Brazil is Blocking Online Gambling Transactions
Brazil may ban the use of credit and debit cards as well as other means for digital payments for betting on offshore gambling websites, local media has reported.
Brazilian Sen. Ciro Nogueira has recently introduced a bill that aims to close a loophole in Brazil’s existing gambling of casino regulations that makes it possible for local casino players and bettors to wager money on international websites. The lawmaker has cited studies, according to which Brazilians spend R$3 billion (approximately $950 million) on iGaming activities per year.
At present, online gambling services are prohibited from being provided by Brazil-based companies. However, although most forms of gambling are banned in the country, its current gambling of casino law can be circumvented so that gambling customers can spend money on offshore websites.
Sen. Nogueira has explained that his bill approached the matter in a manner similar to other jurisdictions such as France, Australia, and the United States, and would prevent both players and Brazil as a whole from losing money to international entities. With the country lacking an adequate iGaming regulatory framework, it annually loses millions of untaxed money to unlicensed operators.
Under Sen. Nogueira’s bill, Brazil’s Central Bank will have to craft rules and mechanisms for preventing Brazil-based gambling customers from using their debit and credit cards as well as other means for electronic payments to gamble on offshore websites. The legislative piece also supports the legalization and regulation of online gambling, but only in a responsible manner. It is yet to be seen whether Sen. Nogueira’s bill will gain the necessary momentum to be enacted.
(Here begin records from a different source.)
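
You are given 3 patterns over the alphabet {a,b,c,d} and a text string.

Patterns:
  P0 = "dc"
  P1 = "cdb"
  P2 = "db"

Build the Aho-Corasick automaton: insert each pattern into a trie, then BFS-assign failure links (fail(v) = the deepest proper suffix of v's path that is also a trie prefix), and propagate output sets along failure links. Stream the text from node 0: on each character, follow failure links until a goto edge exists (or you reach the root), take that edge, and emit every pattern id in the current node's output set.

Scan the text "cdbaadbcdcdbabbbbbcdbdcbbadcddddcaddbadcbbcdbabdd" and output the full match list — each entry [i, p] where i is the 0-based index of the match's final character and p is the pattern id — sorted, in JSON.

Construct AC machine:
Trie (insert patterns):
  0='ε' goto c→3 d→1
  1='d' goto b→6 c→2
  2='dc' goto ·  ←P0
  3='c' goto d→4
  4='cd' goto b→5
  5='cdb' goto ·  ←P1
  6='db' goto ·  ←P2

Failure links (BFS by depth):
  fail(1) 'd': from fail(0)=0 chase 'd': 0 ⇒ 0;  out=∅∪out(0)=∅
  fail(3) 'c': from fail(0)=0 chase 'c': 0 ⇒ 0;  out=∅∪out(0)=∅
  fail(2) 'dc': from fail(1)=0 chase 'c': 0 ⇒ 3;  out={0}∪out(3)={0}
  fail(4) 'cd': from fail(3)=0 chase 'd': 0 ⇒ 1;  out=∅∪out(1)=∅
  fail(6) 'db': from fail(1)=0 chase 'b': 0 ⇒ 0;  out={2}∪out(0)={2}
  fail(5) 'cdb': from fail(4)=1 chase 'b': 1 ⇒ 6;  out={1}∪out(6)={1,2}

Scan:
i=0 'c': node 0→3
i=1 'd': node 3→4
i=2 'b': node 4→5  emit P1@[0:2],P2@[1:2]
i=3 'a': node 5→0 (fail-walked)
i=4 'a': node 0→0
i=5 'd': node 0→1
i=6 'b': node 1→6  emit P2@[5:6]
i=7 'c': node 6→3 (fail-walked)
i=8 'd': node 3→4
i=9 'c': node 4→2 (fail-walked)  emit P0@[8:9]
i=10 'd': node 2→4 (fail-walked)
i=11 'b': node 4→5  emit P1@[9:11],P2@[10:11]
i=12 'a': node 5→0 (fail-walked)
i=13 'b': node 0→0
i=14 'b': node 0→0
i=15 'b': node 0→0
i=16 'b': node 0→0
i=17 'b': node 0→0
i=18 'c': node 0→3
i=19 'd': node 3→4
i=20 'b': node 4→5  emit P1@[18:20],P2@[19:20]
i=21 'd': node 5→1 (fail-walked)
i=22 'c': node 1→2  emit P0@[21:22]
i=23 'b': node 2→0 (fail-walked)
i=24 'b': node 0→0
i=25 'a': node 0→0
i=26 'd': node 0→1
i=27 'c': node 1→2  emit P0@[26:27]
i=28 'd': node 2→4 (fail-walked)
i=29 'd': node 4→1 (fail-walked)
i=30 'd': node 1→1 (fail-walked)
i=31 'd': node 1→1 (fail-walked)
i=32 'c': node 1→2  emit P0@[31:32]
i=33 'a': node 2→0 (fail-walked)
i=34 'd': node 0→1
i=35 'd': node 1→1 (fail-walked)
i=36 'b': node 1→6  emit P2@[35:36]
i=37 'a': node 6→0 (fail-walked)
i=38 'd': node 0→1
i=39 'c': node 1→2  emit P0@[38:39]
i=40 'b': node 2→0 (fail-walked)
i=41 'b': node 0→0
i=42 'c': node 0→3
i=43 'd': node 3→4
i=44 'b': node 4→5  emit P1@[42:44],P2@[43:44]
i=45 'a': node 5→0 (fail-walked)
i=46 'b': node 0→0
i=47 'd': node 0→1
i=48 'd': node 1→1 (fail-walked)

All matches (sorted): [[2,1],[2,2],[6,2],[9,0],[11,1],[11,2],[20,1],[20,2],[22,0],[27,0],[32,0],[36,2],[39,0],[44,1],[44,2]]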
Brazil has been working on the establishment of a framework that would give clearer definitions of what is legal in the country and what is not and would modernize its gambling landscape. There have been two separate legislative pieces to have been discussed by the two chambers of the country’s legislature, but both have been stuck for quite some time without making any progress.
It is also important to note that the two bills call for opposite approaches towards gambling. One of them approves the legalization of iGaming and other types of gambling services, while the other presents a more conservative look on the matter.
According to multiple studies, Brazil has the potential to become one of the world’s largest regulated jurisdictions. The Brazilian Legal Gaming Institute has reported that around R$20 billion ($6.4 billion) is generated from illegal gambling services every year. In terms of wagers placed, the country’s gambling market has been valued at around R$55 billion ($17.6 billion).